The six platforms — comprising local and foreign players — are Alix Global, Ata Plus, Crowdonomic, Eureeca, PitchIN and Propellar Crowd+. These ECF operators are expected to launch their businesses by the end of this year. 

The SC is in the midst of drawing up a regulatory framework and guidelines to govern peer-to-peer (P2P) lending platforms. They are expected to be rolled out in the first quarter of 2016.

The framework for robo-advisers — online wealth management service providers that offer automated, algorithm-based portfolio management advice, which make human financial planners unnecessary — is also in the pipeline and will be introduced at a later date, the SC has said.

Next Bank operates in a similar vein as the SC-driven initiative Alliance of Fintech Community, which is aimed at getting all the fintech players on board to invigorate conversations and keep them abreast of the developments in the evolving landscape.

The global network, which spans six regions, launched a chapter here last month, hoping to complement parallel initiatives to create a community of financial services technology providers consisting of banks, investors, regulators and start-ups. Besides Lee, the other co-leads of Next Bank KL are Jason Lee and Wilson Beh. All three are banking industry professionals.

The chapter’s co-leads are supportive of the SC’s initiative to spearhead the industry. Having the regulator watch over the operations of fintech players drives the technology forward, out of grey areas, Jason says. “It creates a new market and opportunities for start-ups looking for formal funding.” 

“[The SC] would want to have at least a baseline, in terms of ensuring that fraud and money laundering do not happen, especially when it wants to open up this sector and allow innovation to come in. In that sense, we see a lot of opportunities coming forth in the near future, especially with regulators like ours being very open to innovation,” says Lee. 

According to consultancy firm Accenture, investment in fintech companies grew 201%, or US$12.21 billion, globally last year compared with 63% growth in overall venture-capital investments. While the US accounts for the lion’s share of the investment, 

Europe experienced the highest level of growth, with an increase of 215% year on year. 

In Asia-Pacific alone, investments skyrocketed from about US$880 million last year to nearly US$3.5 billion in the first nine months of this year. As for Malaysia, Next Bank KL says the opportunities are vast as more than 60% of the 30 million population is aged between 15 and 64. The country’s affluent population is large and growing at a compound annual growth rate of 10%.
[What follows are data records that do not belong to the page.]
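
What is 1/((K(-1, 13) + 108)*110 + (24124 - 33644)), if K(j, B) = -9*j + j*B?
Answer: 1/1920 ≈ 0.00052083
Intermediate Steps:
K(j, B) = -9*j + B*j
1/((K(-1, 13) + 108)*110 + (24124 - 33644)) = 1/((-(-9 + 13) + 108)*110 + (24124 - 33644)) = 1/((-1*4 + 108)*110 - 9520) = 1/((-4 + 108)*110 - 9520) = 1/(104*110 - 9520) = 1/(11440 - 9520) = 1/1920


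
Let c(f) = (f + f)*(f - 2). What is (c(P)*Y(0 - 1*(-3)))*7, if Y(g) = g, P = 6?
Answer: 1008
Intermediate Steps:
c(f) = 2*f*(-2 + f) (c(f) = (2*f)*(-2 + f) = 2*f*(-2 + f))
(c(P)*Y(0 - 1*(-3)))*7 = ((2*6*(-2 + 6))*(0 - 1*(-3)))*7 = ((2*6*4)*(0 + 3))*7 = (48*3)*7 = 144*7 = 1008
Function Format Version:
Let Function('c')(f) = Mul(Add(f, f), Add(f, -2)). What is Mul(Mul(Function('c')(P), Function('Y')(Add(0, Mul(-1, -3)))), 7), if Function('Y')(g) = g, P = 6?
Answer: 1008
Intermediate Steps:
Function('c')(f) = Mul(2, f, Add(-2, f)) (Function('c')(f) = Mul(Mul(2, f), Add(-2, f)) = Mul(2, f, Add(-2, f)))
Mul(Mul(Function('c')(P), Function('Y')(Add(0, Mul(-1, -3)))), 7) = Mul(Mul(Mul(2, 6, Add(-2, 6)), Add(0, Mul(-1, -3))), 7) = Mul(Mul(Mul(2, 6, 4), Add(0, 3)), 7) = Mul(Mul(48, 3), 7) = Mul(144, 7) = 1008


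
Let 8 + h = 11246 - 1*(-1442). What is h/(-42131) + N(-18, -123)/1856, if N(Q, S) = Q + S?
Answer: -29474551/78195136 ≈ -0.37694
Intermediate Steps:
h = 12680 (h = -8 + (11246 - 1*(-1442)) = -8 + (11246 + 1442) = -8 + 12688 = 12680)
h/(-42131) + N(-18, -123)/1856 = 12680/(-42131) + (-18 - 123)/1856 = 12680*(-1/42131) - 141*1/1856 = -12680/42131 - 141/1856 = -29474551/78195136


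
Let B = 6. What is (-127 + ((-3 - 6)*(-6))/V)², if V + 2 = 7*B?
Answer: 6315169/400 ≈ 15788.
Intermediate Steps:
V = 40 (V = -2 + 7*6 = -2 + 42 = 40)
(-127 + ((-3 - 6)*(-6))/V)² = (-127 + ((-3 - 6)*(-6))/40)² = (-127 - 9*(-6)*(1/40))² = (-127 + 54*(1/40))² = (-127 + 27/20)² = (-2513/20)² = 6315169/400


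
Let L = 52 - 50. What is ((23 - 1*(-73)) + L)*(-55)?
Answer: -5390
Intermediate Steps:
L = 2
((23 - 1*(-73)) + L)*(-55) = ((23 - 1*(-73)) + 2)*(-55) = ((23 + 73) + 2)*(-55) = (96 + 2)*(-55) = 98*(-55) = -5390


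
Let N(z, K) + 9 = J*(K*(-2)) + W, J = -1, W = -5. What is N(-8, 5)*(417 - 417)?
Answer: 0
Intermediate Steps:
N(z, K) = -14 + 2*K (N(z, K) = -9 + (-K*(-2) - 5) = -9 + (-(-2)*K - 5) = -9 + (2*K - 5) = -9 + (-5 + 2*K) = -14 + 2*K)
N(-8, 5)*(417 - 417) = (-14 + 2*5)*(417 - 417) = (-14 + 10)*0 = -4*0 = 0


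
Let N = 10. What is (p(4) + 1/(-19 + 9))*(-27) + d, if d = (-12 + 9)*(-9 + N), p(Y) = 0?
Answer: -3/10 ≈ -0.30000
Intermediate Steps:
d = -3 (d = (-12 + 9)*(-9 + 10) = -3*1 = -3)
(p(4) + 1/(-19 + 9))*(-27) + d = (0 + 1/(-19 + 9))*(-27) - 3 = (0 + 1/(-10))*(-27) - 3 = (0 - ⅒)*(-27) - 3 = -⅒*(-27) - 3 = 27/10 - 3 = -3/10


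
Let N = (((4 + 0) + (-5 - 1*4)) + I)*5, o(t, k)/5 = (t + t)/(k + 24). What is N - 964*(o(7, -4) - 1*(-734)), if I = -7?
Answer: -711010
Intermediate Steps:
o(t, k) = 10*t/(24 + k) (o(t, k) = 5*((t + t)/(k + 24)) = 5*((2*t)/(24 + k)) = 5*(2*t/(24 + k)) = 10*t/(24 + k))
N = -60 (N = (((4 + 0) + (-5 - 1*4)) - 7)*5 = ((4 + (-5 - 4)) - 7)*5 = ((4 - 9) - 7)*5 = (-5 - 7)*5 = -12*5 = -60)
N - 964*(o(7, -4) - 1*(-734)) = -60 - 964*(10*7/(24 - 4) - 1*(-734)) = -60 - 964*(10*7/20 + 734) = -60 - 964*(10*7*(1/20) + 734) = -60 - 964*(7/2 + 734) = -60 - 964*1475/2 = -60 - 710950 = -711010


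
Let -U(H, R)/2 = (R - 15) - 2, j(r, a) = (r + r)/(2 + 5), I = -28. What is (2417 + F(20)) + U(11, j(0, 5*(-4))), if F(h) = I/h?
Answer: 12248/5 ≈ 2449.6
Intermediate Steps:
j(r, a) = 2*r/7 (j(r, a) = (2*r)/7 = (2*r)*(1/7) = 2*r/7)
F(h) = -28/h
U(H, R) = 34 - 2*R (U(H, R) = -2*((R - 15) - 2) = -2*((-15 + R) - 2) = -2*(-17 + R) = 34 - 2*R)
(2417 + F(20)) + U(11, j(0, 5*(-4))) = (2417 - 28/20) + (34 - 4*0/7) = (2417 - 28*1/20) + (34 - 2*0) = (2417 - 7/5) + (34 + 0) = 12078/5 + 34 = 12248/5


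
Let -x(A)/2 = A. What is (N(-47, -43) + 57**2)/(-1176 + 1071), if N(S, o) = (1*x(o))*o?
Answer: 449/105 ≈ 4.2762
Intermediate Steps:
x(A) = -2*A
N(S, o) = -2*o**2 (N(S, o) = (1*(-2*o))*o = (-2*o)*o = -2*o**2)
(N(-47, -43) + 57**2)/(-1176 + 1071) = (-2*(-43)**2 + 57**2)/(-1176 + 1071) = (-2*1849 + 3249)/(-105) = (-3698 + 3249)*(-1/105) = -449*(-1/105) = 449/105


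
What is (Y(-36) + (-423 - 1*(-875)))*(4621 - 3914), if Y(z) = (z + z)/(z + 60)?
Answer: 317443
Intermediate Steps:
Y(z) = 2*z/(60 + z) (Y(z) = (2*z)/(60 + z) = 2*z/(60 + z))
(Y(-36) + (-423 - 1*(-875)))*(4621 - 3914) = (2*(-36)/(60 - 36) + (-423 - 1*(-875)))*(4621 - 3914) = (2*(-36)/24 + (-423 + 875))*707 = (2*(-36)*(1/24) + 452)*707 = (-3 + 452)*707 = 449*707 = 317443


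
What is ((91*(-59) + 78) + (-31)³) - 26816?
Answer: -61898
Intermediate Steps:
((91*(-59) + 78) + (-31)³) - 26816 = ((-5369 + 78) - 29791) - 26816 = (-5291 - 29791) - 26816 = -35082 - 26816 = -61898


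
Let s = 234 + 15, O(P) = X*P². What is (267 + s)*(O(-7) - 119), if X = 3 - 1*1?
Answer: -10836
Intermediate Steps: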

The opening up of the fintech sector also encourages financial literacy. The World Bank, in a report released in April, estimated that about 81% of the Malaysian population has access to bank deposit accounts. However, such prudence does not translate into better financial preparation for income shock, notes Bank Negara Malaysia.
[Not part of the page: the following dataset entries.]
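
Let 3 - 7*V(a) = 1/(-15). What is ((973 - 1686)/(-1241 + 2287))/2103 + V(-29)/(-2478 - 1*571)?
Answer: -109817111/234745040670 ≈ -0.00046781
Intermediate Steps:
V(a) = 46/105 (V(a) = 3/7 - ⅐/(-15) = 3/7 - ⅐*(-1/15) = 3/7 + 1/105 = 46/105)
((973 - 1686)/(-1241 + 2287))/2103 + V(-29)/(-2478 - 1*571) = ((973 - 1686)/(-1241 + 2287))/2103 + 46/(105*(-2478 - 1*571)) = -713/1046*(1/2103) + 46/(105*(-2478 - 571)) = -713*1/1046*(1/2103) + (46/105)/(-3049) = -713/1046*1/2103 + (46/105)*(-1/3049) = -713/2199738 - 46/320145 = -109817111/234745040670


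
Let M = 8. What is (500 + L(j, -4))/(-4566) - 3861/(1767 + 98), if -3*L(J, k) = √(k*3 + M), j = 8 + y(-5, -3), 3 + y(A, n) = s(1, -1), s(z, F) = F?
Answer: -9280913/4257795 + I/6849 ≈ -2.1797 + 0.00014601*I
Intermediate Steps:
y(A, n) = -4 (y(A, n) = -3 - 1 = -4)
j = 4 (j = 8 - 4 = 4)
L(J, k) = -√(8 + 3*k)/3 (L(J, k) = -√(k*3 + 8)/3 = -√(3*k + 8)/3 = -√(8 + 3*k)/3)
(500 + L(j, -4))/(-4566) - 3861/(1767 + 98) = (500 - √(8 + 3*(-4))/3)/(-4566) - 3861/(1767 + 98) = (500 - √(8 - 12)/3)*(-1/4566) - 3861/1865 = (500 - 2*I/3)*(-1/4566) - 3861*1/1865 = (500 - 2*I/3)*(-1/4566) - 3861/1865 = (-250/2283 + I/6849) - 3861/1865 = -9280913/4257795 + I/6849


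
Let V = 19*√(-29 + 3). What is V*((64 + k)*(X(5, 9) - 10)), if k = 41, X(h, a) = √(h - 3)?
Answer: 1995*I*√26*(-10 + √2) ≈ -87339.0*I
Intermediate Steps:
X(h, a) = √(-3 + h)
V = 19*I*√26 (V = 19*√(-26) = 19*(I*√26) = 19*I*√26 ≈ 96.881*I)
V*((64 + k)*(X(5, 9) - 10)) = (19*I*√26)*((64 + 41)*(√(-3 + 5) - 10)) = (19*I*√26)*(105*(√2 - 10)) = (19*I*√26)*(105*(-10 + √2)) = (19*I*√26)*(-1050 + 105*√2) = 19*I*√26*(-1050 + 105*√2)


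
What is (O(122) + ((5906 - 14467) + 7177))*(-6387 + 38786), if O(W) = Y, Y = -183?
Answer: -50769233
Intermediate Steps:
O(W) = -183
(O(122) + ((5906 - 14467) + 7177))*(-6387 + 38786) = (-183 + ((5906 - 14467) + 7177))*(-6387 + 38786) = (-183 + (-8561 + 7177))*32399 = (-183 - 1384)*32399 = -1567*32399 = -50769233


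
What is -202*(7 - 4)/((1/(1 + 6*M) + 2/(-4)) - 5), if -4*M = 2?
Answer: 101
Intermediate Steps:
M = -½ (M = -¼*2 = -½ ≈ -0.50000)
-202*(7 - 4)/((1/(1 + 6*M) + 2/(-4)) - 5) = -202*(7 - 4)/((1/(1 + 6*(-½)) + 2/(-4)) - 5) = -606/((1/(1 - 3) + 2*(-¼)) - 5) = -606/((1/(-2) - ½) - 5) = -606/((1*(-½) - ½) - 5) = -606/((-½ - ½) - 5) = -606/(-1 - 5) = -606/(-6) = -606*(-1)/6 = -202*(-½) = 101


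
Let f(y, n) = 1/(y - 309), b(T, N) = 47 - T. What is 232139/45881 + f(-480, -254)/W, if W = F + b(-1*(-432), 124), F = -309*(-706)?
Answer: 39886062810118/7883261536821 ≈ 5.0596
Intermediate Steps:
f(y, n) = 1/(-309 + y)
F = 218154
W = 217769 (W = 218154 + (47 - (-1)*(-432)) = 218154 + (47 - 1*432) = 218154 + (47 - 432) = 218154 - 385 = 217769)
232139/45881 + f(-480, -254)/W = 232139/45881 + 1/(-309 - 480*217769) = 232139*(1/45881) + (1/217769)/(-789) = 232139/45881 - 1/789*1/217769 = 232139/45881 - 1/171819741 = 39886062810118/7883261536821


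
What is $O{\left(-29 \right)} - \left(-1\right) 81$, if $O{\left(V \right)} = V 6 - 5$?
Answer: $-98$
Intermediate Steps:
$O{\left(V \right)} = -5 + 6 V$ ($O{\left(V \right)} = 6 V - 5 = -5 + 6 V$)
$O{\left(-29 \right)} - \left(-1\right) 81 = \left(-5 + 6 \left(-29\right)\right) - \left(-1\right) 81 = \left(-5 - 174\right) - -81 = -179 + 81 = -98$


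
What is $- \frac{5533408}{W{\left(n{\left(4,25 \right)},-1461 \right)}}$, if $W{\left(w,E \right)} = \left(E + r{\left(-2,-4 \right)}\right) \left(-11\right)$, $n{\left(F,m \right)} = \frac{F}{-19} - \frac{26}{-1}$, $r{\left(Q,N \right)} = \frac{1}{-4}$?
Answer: $- \frac{22133632}{64295} \approx -344.25$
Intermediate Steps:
$r{\left(Q,N \right)} = - \frac{1}{4}$
$n{\left(F,m \right)} = 26 - \frac{F}{19}$ ($n{\left(F,m \right)} = F \left(- \frac{1}{19}\right) - -26 = - \frac{F}{19} + 26 = 26 - \frac{F}{19}$)
$W{\left(w,E \right)} = \frac{11}{4} - 11 E$ ($W{\left(w,E \right)} = \left(E - \frac{1}{4}\right) \left(-11\right) = \left(- \frac{1}{4} + E\right) \left(-11\right) = \frac{11}{4} - 11 E$)
$- \frac{5533408}{W{\left(n{\left(4,25 \right)},-1461 \right)}} = - \frac{5533408}{\frac{11}{4} - -16071} = - \frac{5533408}{\frac{11}{4} + 16071} = - \frac{5533408}{\frac{64295}{4}} = \left(-5533408\right) \frac{4}{64295} = - \frac{22133632}{64295}$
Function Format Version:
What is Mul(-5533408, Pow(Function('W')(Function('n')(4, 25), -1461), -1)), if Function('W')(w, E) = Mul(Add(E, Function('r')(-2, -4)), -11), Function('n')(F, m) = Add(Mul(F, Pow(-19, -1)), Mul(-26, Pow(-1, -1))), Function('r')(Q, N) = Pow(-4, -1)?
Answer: Rational(-22133632, 64295) ≈ -344.25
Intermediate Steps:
Function('r')(Q, N) = Rational(-1, 4)
Function('n')(F, m) = Add(26, Mul(Rational(-1, 19), F)) (Function('n')(F, m) = Add(Mul(F, Rational(-1, 19)), Mul(-26, -1)) = Add(Mul(Rational(-1, 19), F), 26) = Add(26, Mul(Rational(-1, 19), F)))
Function('W')(w, E) = Add(Rational(11, 4), Mul(-11, E)) (Function('W')(w, E) = Mul(Add(E, Rational(-1, 4)), -11) = Mul(Add(Rational(-1, 4), E), -11) = Add(Rational(11, 4), Mul(-11, E)))
Mul(-5533408, Pow(Function('W')(Function('n')(4, 25), -1461), -1)) = Mul(-5533408, Pow(Add(Rational(11, 4), Mul(-11, -1461)), -1)) = Mul(-5533408, Pow(Add(Rational(11, 4), 16071), -1)) = Mul(-5533408, Pow(Rational(64295, 4), -1)) = Mul(-5533408, Rational(4, 64295)) = Rational(-22133632, 64295)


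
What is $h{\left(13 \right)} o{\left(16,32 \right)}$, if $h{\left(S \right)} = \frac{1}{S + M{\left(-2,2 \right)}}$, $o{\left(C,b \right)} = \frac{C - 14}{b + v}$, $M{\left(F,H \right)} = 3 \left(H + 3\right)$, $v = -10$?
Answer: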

In such circumstances, the services provided by fintech entrepreneurs could bridge the gap as the entry point for investors is relatively low, says Beh. “Previously in the banking industry, if you want to invest in something, there are only a couple of ways. First, you must be a high-net-worth individual. If you want to invest in bonds, the smallest ticket size is RM5 million. And if you want to invest in an IPO, you either have to come from an institution or wait for the retail tickets. So what happens to those who want to invest in small ideas?

“For now, angel and venture capitalists do it because they are from that side of the business. But what about the general public who have cash to spare? These platforms open up a different ball game and the space for investors, who are aware of personal wealth development, to invest in great businesses and ideas. And the beauty of that is that they can select the business ideas that appeal to them.”

Commercial banks have been proactively leveraging alternative delivery channels such as mobile phone banking and mobile units to increase outreach efficiency while keeping transaction costs low, as Malaysia has a 140% mobile penetration rate.

“We foresee that with the use of smartphones, the availability of the internet can actually help to tap into these segments, which require banking services but have yet to come on board through conventional means,” says Beh.